|
|
|
|
|
by StavrosK
3316 days ago
|
|
I've found that not only is it good to not assign blame in postmortems, but it's also accurate: The culprit usually is the checks and balances, as mistakes will happen, and the goal should be to have failsafes and detection. I'm reminded of airplane accidents: Whenever you hear of an airplane accident, it's always some amazingly crazy series of things going exactly wrong to get the plane to crash. We have a tendency to think "wow, what bad luck", but a better way to think about it is that airplanes are so safe that an accident' can't occur unless a whole series of things go very specifically wrong. A company's goal should be to increase the number of necessary things that need to all go wrong before there is downtime. |
|
While there are always technical causes for larger technical failures, I've seen far too many times RCA post-mortems performed that result in witch hunts instead of a solemn contemplation of how things could be better done by everyone.
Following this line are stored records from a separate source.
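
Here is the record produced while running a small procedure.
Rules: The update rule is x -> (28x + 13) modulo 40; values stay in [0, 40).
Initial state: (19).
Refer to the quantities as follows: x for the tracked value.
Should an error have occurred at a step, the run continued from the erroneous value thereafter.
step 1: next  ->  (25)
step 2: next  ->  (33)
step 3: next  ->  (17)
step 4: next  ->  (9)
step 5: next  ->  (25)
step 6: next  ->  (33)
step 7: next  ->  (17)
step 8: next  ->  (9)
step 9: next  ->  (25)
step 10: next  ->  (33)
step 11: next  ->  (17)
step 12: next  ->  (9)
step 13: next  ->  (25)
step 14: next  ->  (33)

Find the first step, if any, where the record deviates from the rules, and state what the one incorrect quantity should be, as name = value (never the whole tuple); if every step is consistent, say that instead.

no error

step 1: x = (28*19 + 13) mod 40 = 25 -> matches
step 2: x = (28*25 + 13) mod 40 = 33 -> checks out
step 3: x = (28*33 + 13) mod 40 = 17 -> in agreement
step 4: x = (28*17 + 13) mod 40 = 9 -> exactly as logged
step 5: x = (28*9 + 13) mod 40 = 25 -> confirmed correct
step 6: x = (28*25 + 13) mod 40 = 33 -> no discrepancy
step 7: x = (28*33 + 13) mod 40 = 17 -> in agreement
step 8: x = (28*17 + 13) mod 40 = 9 -> same as recorded
step 9: x = (28*9 + 13) mod 40 = 25 -> consistent with the record
step 10: x = (28*25 + 13) mod 40 = 33 -> no discrepancy
step 11: x = (28*33 + 13) mod 40 = 17 -> exactly as logged
step 12: x = (28*17 + 13) mod 40 = 9 -> no discrepancy
step 13: x = (28*9 + 13) mod 40 = 25 -> no discrepancy
step 14: x = (28*25 + 13) mod 40 = 33 -> checks out
All entries verified; no error found.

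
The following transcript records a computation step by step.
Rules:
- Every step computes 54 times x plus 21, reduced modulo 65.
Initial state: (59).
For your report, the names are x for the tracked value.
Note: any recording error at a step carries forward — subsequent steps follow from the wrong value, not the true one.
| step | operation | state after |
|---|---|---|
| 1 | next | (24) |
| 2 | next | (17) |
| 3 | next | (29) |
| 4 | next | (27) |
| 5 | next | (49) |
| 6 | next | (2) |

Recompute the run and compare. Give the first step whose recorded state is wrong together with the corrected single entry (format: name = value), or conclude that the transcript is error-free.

step 1, x = 22

1. x = (54*59 + 21) mod 65 = 22 (the entry is off here)
Conclusion: step 1 carries the first error; the entry should be x = 22.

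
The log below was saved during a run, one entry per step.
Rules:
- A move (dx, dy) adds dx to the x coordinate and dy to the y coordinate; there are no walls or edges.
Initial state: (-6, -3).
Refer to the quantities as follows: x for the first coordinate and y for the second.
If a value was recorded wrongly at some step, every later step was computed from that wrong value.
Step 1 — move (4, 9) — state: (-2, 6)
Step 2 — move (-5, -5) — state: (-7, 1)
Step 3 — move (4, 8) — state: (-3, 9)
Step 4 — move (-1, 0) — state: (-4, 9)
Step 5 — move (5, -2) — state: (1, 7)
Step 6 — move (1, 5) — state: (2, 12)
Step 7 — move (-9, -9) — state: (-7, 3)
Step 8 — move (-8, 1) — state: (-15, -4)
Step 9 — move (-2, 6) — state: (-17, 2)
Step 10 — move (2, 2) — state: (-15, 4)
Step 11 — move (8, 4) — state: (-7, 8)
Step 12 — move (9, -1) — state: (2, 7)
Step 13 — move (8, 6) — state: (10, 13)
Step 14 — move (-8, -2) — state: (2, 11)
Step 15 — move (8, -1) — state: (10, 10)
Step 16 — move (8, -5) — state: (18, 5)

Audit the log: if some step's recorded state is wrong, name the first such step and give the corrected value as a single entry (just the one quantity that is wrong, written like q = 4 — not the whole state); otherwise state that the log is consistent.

Recomputing the run from the initial state:
step 1: x = -2, y = 6
step 2: x = -7, y = 1
step 3: x = -3, y = 9
step 4: x = -4, y = 9
step 5: x = 1, y = 7
step 6: x = 2, y = 12
step 7: x = -7, y = 3
step 8: x = -15, y = 4
step 9: x = -17, y = 10
step 10: x = -15, y = 12
step 11: x = -7, y = 16
step 12: x = 2, y = 15
step 13: x = 10, y = 21
step 14: x = 2, y = 19
step 15: x = 10, y = 18
step 16: x = 18, y = 13
The first disagreement with the log is at step 8, where the value should be y = 4.

step 8, y = 4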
Such an RCA may ignore that a normally careful engineer was overworked by managers, never is lack of relevant monitoring and testing due to budget cuts cited, and you'll certainly never see "teams X and Y collaborated too much" as a reason for failure in these places. Because in a typical workplace, the company's values and culture are never related to a failure. You can't objectively measure how bad or how good a culture is either. Why make it part of post mortems when you don't think it's a failure?